2014-07-28 16:48 Xinhua Web Editor: Mo Hong'e

Industrial robots are assuming more and more prominence in China as the country's manufacturing industry is stymied by a severe worker shortage and soaring labor costs.

China bought one fifth of the world's industrial robot output in 2013, overtaking Japan as the biggest buyer of such technology, according to statistics released by the China Robot Industry Alliance (CRIA) recently.

Some 36,860 industrial robots were sold in the Chinese market last year, up 36 percent on an annual basis, according to the CRIA.

The passion for robots comes as Chinese businesses face pressure from a lack of manpower. A survey earlier this year showed a shortfall of 123,300 workers in the industrial southern Chinese heartland of Guangzhou, Guangdong Province. A similar warning was issued by the Fujian provincial government. According to the province's human resources and social security bureau, it faced a shortfall of 80,000 laborers after the Spring Festival holiday, a time of high turnover among China's army of migrant laborers.

Governments at various levels in China have announced new strategies to support the production and application of robots, hoping the technology can make businesses more profitable and steer local economic development.

Last week, the government of central China's Hubei Province issued a circular stipulating robotics should be developed to become a main business in the province by the end of 2020, when it is hoped it will have generated about 10 billion yuan ($1.6 billion) in revenue.

Under the wing of governmental support, the fledgling market is gaining momentum in a variety of localities.

For instance, Wuhan East Lake High-tech Development Zone of Hubei, is already home to 40 companies engaging in robotic technology, and they are trying to attract companions to build an incubator for industrial robots. If successful, it will become the first place in China where industrial robots are designed, programmed and built on a large scale.

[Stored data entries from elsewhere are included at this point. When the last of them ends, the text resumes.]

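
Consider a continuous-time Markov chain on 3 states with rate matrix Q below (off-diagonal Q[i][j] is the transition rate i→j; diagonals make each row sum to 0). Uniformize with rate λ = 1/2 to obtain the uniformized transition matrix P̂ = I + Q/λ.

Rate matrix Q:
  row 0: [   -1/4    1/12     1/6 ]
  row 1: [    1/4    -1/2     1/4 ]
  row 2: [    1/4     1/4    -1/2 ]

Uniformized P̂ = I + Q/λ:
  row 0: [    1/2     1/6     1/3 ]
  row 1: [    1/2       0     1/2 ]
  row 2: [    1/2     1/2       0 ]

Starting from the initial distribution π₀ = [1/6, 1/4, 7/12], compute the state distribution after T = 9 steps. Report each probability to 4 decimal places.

π = [0.5000, 0.2226, 0.2774]

t=0: π = [0.1667, 0.2500, 0.5833]
t=1: π = [0.5000, 0.3194, 0.1806]
t=2: π = [0.5000, 0.1736, 0.3264]
t=3: π = [0.5000, 0.2465, 0.2535]
t=4: π = [0.5000, 0.2101, 0.2899]
t=5: π = [0.5000, 0.2283, 0.2717]
t=6: π = [0.5000, 0.2192, 0.2808]
t=7: π = [0.5000, 0.2237, 0.2763]
t=8: π = [0.5000, 0.2215, 0.2785]
t=9: π = [0.5000, 0.2226, 0.2774]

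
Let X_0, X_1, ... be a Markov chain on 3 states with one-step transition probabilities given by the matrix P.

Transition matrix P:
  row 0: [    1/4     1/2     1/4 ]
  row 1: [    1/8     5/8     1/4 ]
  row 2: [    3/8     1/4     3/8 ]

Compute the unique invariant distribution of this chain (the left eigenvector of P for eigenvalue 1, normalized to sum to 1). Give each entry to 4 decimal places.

Balance equations π_j = Σ_i π_i·P[i][j]:
  π_0 = 1/4·π_0 + 1/8·π_1 + 3/8·π_2
  π_1 = 1/2·π_0 + 5/8·π_1 + 1/4·π_2
  normalize: π_0 + π_1 + π_2 = 1
Solving the linear system gives exactly π = [11/49, 24/49, 2/7].

π = [0.2245, 0.4898, 0.2857]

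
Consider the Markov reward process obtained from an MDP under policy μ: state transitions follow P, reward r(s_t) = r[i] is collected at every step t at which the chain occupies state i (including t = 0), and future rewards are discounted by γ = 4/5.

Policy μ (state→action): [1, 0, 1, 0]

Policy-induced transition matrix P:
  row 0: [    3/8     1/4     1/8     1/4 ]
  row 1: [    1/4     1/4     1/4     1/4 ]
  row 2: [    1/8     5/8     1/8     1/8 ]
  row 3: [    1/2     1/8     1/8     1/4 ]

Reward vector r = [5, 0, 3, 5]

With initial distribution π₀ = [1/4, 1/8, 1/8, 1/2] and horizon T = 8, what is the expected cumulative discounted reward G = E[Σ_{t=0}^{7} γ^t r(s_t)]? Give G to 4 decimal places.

t=0: π = [0.2500, 0.1250, 0.1250, 0.5000], E[r] = 4.1250, γ^t·E[r] = 4.125000, running G = 4.125000
t=1: π = [0.3906, 0.2344, 0.1406, 0.2344], E[r] = 3.5469, γ^t·E[r] = 2.837500, running G = 6.962500
t=2: π = [0.3398, 0.2734, 0.1543, 0.2324], E[r] = 3.3242, γ^t·E[r] = 2.127500, running G = 9.090000
t=3: π = [0.3313, 0.2788, 0.1592, 0.2307], E[r] = 3.2876, γ^t·E[r] = 1.683250, running G = 10.773250
t=4: π = [0.3292, 0.2809, 0.1599, 0.2301], E[r] = 3.2760, γ^t·E[r] = 1.341863, running G = 12.115113
t=5: π = [0.3287, 0.2812, 0.1601, 0.2300], E[r] = 3.2739, γ^t·E[r] = 1.072785, running G = 13.187898
t=6: π = [0.3286, 0.2813, 0.1601, 0.2300], E[r] = 3.2733, γ^t·E[r] = 0.858067, running G = 14.045965
t=7: π = [0.3286, 0.2813, 0.1602, 0.2300], E[r] = 3.2731, γ^t·E[r] = 0.686428, running G = 14.732392

G = 14.7324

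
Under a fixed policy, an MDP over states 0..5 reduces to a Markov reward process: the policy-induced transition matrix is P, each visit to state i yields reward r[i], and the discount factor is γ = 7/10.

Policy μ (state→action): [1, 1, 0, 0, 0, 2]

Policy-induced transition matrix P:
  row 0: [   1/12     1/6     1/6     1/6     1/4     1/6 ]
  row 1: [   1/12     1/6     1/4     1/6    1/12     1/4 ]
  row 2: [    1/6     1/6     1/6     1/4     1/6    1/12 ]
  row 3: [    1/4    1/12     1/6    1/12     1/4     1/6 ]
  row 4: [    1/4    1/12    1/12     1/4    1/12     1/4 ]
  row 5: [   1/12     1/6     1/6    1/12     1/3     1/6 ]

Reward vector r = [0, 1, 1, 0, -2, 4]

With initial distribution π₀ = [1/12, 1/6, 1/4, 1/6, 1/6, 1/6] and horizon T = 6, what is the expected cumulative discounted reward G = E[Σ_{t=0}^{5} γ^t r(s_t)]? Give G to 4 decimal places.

G = 1.9674

t=0: π = [0.0833, 0.1667, 0.2500, 0.1667, 0.1667, 0.1667], E[r] = 0.7500, γ^t·E[r] = 0.750000, running G = 0.750000
t=1: π = [0.1597, 0.1389, 0.1667, 0.1736, 0.1875, 0.1736], E[r] = 0.6250, γ^t·E[r] = 0.437500, running G = 1.187500
t=2: π = [0.1574, 0.1366, 0.1626, 0.1672, 0.1962, 0.1800], E[r] = 0.6267, γ^t·E[r] = 0.307101, running G = 1.494601
t=3: π = [0.1575, 0.1364, 0.1617, 0.1676, 0.1960, 0.1808], E[r] = 0.6295, γ^t·E[r] = 0.215913, running G = 1.710514
t=4: π = [0.1574, 0.1364, 0.1617, 0.1674, 0.1962, 0.1809], E[r] = 0.6292, γ^t·E[r] = 0.151076, running G = 1.861590
t=5: π = [0.1574, 0.1364, 0.1617, 0.1675, 0.1962, 0.1809], E[r] = 0.6293, γ^t·E[r] = 0.105770, running G = 1.967360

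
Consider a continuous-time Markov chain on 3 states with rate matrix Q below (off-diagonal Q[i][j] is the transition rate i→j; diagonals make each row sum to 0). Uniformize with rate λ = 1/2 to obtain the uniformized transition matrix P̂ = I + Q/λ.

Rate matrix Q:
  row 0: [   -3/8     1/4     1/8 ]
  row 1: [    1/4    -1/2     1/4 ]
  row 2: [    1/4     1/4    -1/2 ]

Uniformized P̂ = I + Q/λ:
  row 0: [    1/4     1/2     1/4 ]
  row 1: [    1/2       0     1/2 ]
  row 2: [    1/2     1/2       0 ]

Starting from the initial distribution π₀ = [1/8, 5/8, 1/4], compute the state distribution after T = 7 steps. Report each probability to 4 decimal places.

t=0: π = [0.1250, 0.6250, 0.2500]
t=1: π = [0.4688, 0.1875, 0.3438]
t=2: π = [0.3828, 0.4063, 0.2109]
t=3: π = [0.4043, 0.2969, 0.2988]
t=4: π = [0.3989, 0.3516, 0.2495]
t=5: π = [0.4003, 0.3242, 0.2755]
t=6: π = [0.3999, 0.3379, 0.2622]
t=7: π = [0.4000, 0.3311, 0.2689]

π = [0.4000, 0.3311, 0.2689]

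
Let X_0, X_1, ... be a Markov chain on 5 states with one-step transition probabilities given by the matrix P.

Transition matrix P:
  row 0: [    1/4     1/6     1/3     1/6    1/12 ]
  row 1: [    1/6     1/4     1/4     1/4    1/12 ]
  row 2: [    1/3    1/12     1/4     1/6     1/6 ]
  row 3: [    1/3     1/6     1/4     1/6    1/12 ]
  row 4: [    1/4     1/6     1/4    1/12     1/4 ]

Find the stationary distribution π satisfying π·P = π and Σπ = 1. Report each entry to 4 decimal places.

Balance equations π_j = Σ_i π_i·P[i][j]:
  π_0 = 1/4·π_0 + 1/6·π_1 + 1/3·π_2 + 1/3·π_3 + 1/4·π_4
  π_1 = 1/6·π_0 + 1/4·π_1 + 1/12·π_2 + 1/6·π_3 + 1/6·π_4
  π_2 = 1/3·π_0 + 1/4·π_1 + 1/4·π_2 + 1/4·π_3 + 1/4·π_4
  π_3 = 1/6·π_0 + 1/4·π_1 + 1/6·π_2 + 1/6·π_3 + 1/12·π_4
  normalize: π_0 + π_1 + π_2 + π_3 + π_4 = 1
Solving the linear system gives exactly π = [1565/5717, 2693/17151, 4679/17151, 967/5717, 2183/17151].

π = [0.2737, 0.1570, 0.2728, 0.1691, 0.1273]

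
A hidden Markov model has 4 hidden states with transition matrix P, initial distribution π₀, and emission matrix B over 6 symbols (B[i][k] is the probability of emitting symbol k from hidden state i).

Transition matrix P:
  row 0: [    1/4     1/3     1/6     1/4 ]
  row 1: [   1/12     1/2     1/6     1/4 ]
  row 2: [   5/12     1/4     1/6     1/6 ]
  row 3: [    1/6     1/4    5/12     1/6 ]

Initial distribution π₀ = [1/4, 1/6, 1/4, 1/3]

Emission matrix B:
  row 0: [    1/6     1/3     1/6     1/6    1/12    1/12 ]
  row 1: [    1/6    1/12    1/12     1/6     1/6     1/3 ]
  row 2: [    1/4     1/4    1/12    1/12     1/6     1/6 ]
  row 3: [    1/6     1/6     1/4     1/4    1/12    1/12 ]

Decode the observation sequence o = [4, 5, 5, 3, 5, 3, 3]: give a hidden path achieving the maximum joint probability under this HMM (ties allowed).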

Meanwhile, Shanghai, Chongqing, Anhui and Guangdong have all listed developing the robotics industry as priorities on their agendas, while more than 30 cities have established production bases for robots.

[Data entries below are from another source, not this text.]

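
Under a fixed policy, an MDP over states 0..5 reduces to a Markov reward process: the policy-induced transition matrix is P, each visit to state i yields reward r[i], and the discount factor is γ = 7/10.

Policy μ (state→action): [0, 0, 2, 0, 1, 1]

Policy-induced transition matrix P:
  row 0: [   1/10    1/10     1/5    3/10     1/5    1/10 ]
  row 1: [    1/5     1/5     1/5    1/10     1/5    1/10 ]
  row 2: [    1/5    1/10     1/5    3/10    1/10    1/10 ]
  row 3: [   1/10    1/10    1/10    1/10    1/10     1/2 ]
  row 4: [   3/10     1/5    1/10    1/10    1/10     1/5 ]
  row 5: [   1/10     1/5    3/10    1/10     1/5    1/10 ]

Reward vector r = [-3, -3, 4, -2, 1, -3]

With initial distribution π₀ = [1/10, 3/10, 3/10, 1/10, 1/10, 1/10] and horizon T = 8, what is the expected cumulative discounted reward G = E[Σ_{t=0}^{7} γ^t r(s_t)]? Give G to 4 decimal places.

t=0: π = [0.1000, 0.3000, 0.3000, 0.1000, 0.1000, 0.1000], E[r] = -0.4000, γ^t·E[r] = -0.400000, running G = -0.400000
t=1: π = [0.1800, 0.1500, 0.1900, 0.1800, 0.1500, 0.1500], E[r] = -0.8900, γ^t·E[r] = -0.623000, running G = -1.023000
t=2: π = [0.1640, 0.1450, 0.1820, 0.1740, 0.1480, 0.1870], E[r] = -0.9600, γ^t·E[r] = -0.470400, running G = -1.493400
t=3: π = [0.1623, 0.1480, 0.1865, 0.1692, 0.1496, 0.1844], E[r] = -0.9269, γ^t·E[r] = -0.317927, running G = -1.811327
t=4: π = [0.1634, 0.1482, 0.1866, 0.1698, 0.1495, 0.1826], E[r] = -0.9264, γ^t·E[r] = -0.222438, running G = -2.033765
t=5: π = [0.1634, 0.1480, 0.1863, 0.1700, 0.1494, 0.1829], E[r] = -0.9279, γ^t·E[r] = -0.155959, running G = -2.189724
t=6: π = [0.1633, 0.1480, 0.1863, 0.1699, 0.1494, 0.1829], E[r] = -0.9279, γ^t·E[r] = -0.109172, running G = -2.298896
t=7: π = [0.1633, 0.1480, 0.1864, 0.1699, 0.1494, 0.1829], E[r] = -0.9279, γ^t·E[r] = -0.076413, running G = -2.375309

G = -2.3753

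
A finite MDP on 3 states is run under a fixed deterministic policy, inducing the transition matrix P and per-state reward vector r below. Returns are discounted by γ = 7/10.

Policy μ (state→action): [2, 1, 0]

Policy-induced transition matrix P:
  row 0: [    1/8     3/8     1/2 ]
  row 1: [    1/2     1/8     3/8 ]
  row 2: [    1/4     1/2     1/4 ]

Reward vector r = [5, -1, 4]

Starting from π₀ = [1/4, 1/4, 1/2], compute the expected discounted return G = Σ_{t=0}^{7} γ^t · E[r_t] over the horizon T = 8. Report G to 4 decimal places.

G = 8.4814

t=0: π = [0.2500, 0.2500, 0.5000], E[r] = 3.0000, γ^t·E[r] = 3.000000, running G = 3.000000
t=1: π = [0.2813, 0.3750, 0.3438], E[r] = 2.4063, γ^t·E[r] = 1.684375, running G = 4.684375
t=2: π = [0.3086, 0.3242, 0.3672], E[r] = 2.6875, γ^t·E[r] = 1.316875, running G = 6.001250
t=3: π = [0.2925, 0.3398, 0.3677], E[r] = 2.5933, γ^t·E[r] = 0.889489, running G = 6.890739
t=4: π = [0.2984, 0.3360, 0.3656], E[r] = 2.6184, γ^t·E[r] = 0.628680, running G = 7.519419
t=5: π = [0.2967, 0.3367, 0.3666], E[r] = 2.6132, γ^t·E[r] = 0.439200, running G = 7.958619
t=6: π = [0.2971, 0.3366, 0.3663], E[r] = 2.6138, γ^t·E[r] = 0.307515, running G = 8.266134
t=7: π = [0.2970, 0.3366, 0.3664], E[r] = 2.6139, γ^t·E[r] = 0.215268, running G = 8.481402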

As Chinese enterprises feel the pinch of the lack of affordable labor, the emergence of robots seems to offer an efficient way to ease the pain.

In the injection moulding factory of Gree Electric Appliances Inc. of Zhuhai in Guangdong, raw plastic is turned into components for air conditioners in an automated process. Robotic arms then place the finished parts on a conveyer belt, while robots also transport goods in the bustling factory.

Almost everything is done by robots, with only packaging left to be handled by human workers, slashing the number needed by the largest maker of home air conditioners in China while making the factory more efficient.

"Since we started to employ robots, the number of workers we hire is down by over 100 from more than 300, but our work efficiency has surged by 20 percent," said Cheng Hailiang, head of the factory.

The same craze for robots can be found in Guangdong's Dongguan City, dubbed the "Factory of the World." According to a government survey, 66 percent of the city's companies have purchased robots in the past five years.

Of those surveyed, 92 percent have plans to increase such investments or to begin using robots in production.


While robots may have improved efficiency in manufacturing, they have also triggered concerns of declining employment opportunities.

Government statistics in Dongguan show that half of the companies employing industrial robots in the city have laid off workers, causing speculation that the industry is posing a threat to China's labor market. But that accusation is refuted by the companies themselves.

"The automation process may have seen some workers laid off, but it has also created a huge number of job vacancies for laborers skilled at controlling the robots," according to Dong Mingzhu, chairman of Gree.

The firm has hired more than 1,000 new recruits this year, and is training them to work in an automated factory. It has also re-trained 372 laborers already working there.

Ding Li, a research fellow with the Guangdong Academy of Social Sciences, believes it is essential for workers to gain new skills if they are to keep pace with what he calls "an intelligence revolution."

"The government should play an important role in training the laid-off workers to help them find jobs, while education departments should beef up human resources programs for the industry," Ding said.

Meanwhile, Wu Xinyu, a research fellow with the Chinese Academy of Sciences, sees robots' dirty work as actually benefiting the human workforce as "the chances of workers facing dangerous environments are lowered."


Employment controversy is not the only hurdle in the way of growth of robotics. Industrial robots are expensive.

Of the 36,860 robots bought by Chinese enterprises last year, 9,597 came from domestic producers, while the remaining 73 percent were imported. Even robots classified as home-grown in fact rely on key imported component.

If China is to start producing more of its own robots (and lower costs in the process), it needs to get round a dearth of talent.

"We are in dire need of talented people that can provide solutions and help with system integration in factories," according to Liu Yihua, director-general of the Automation Society of Guangdong Province.

Just as the onus is on authorities to train staff to operate robots, Liu stresses that it is the responsibility of the government, colleges and companies to work together to cultivate personnel to design and produce the technology.

"China trails other countries in application of industrial robots in terms of the usage density, so there is huge market potential to be tapped," said Wu Xinyu.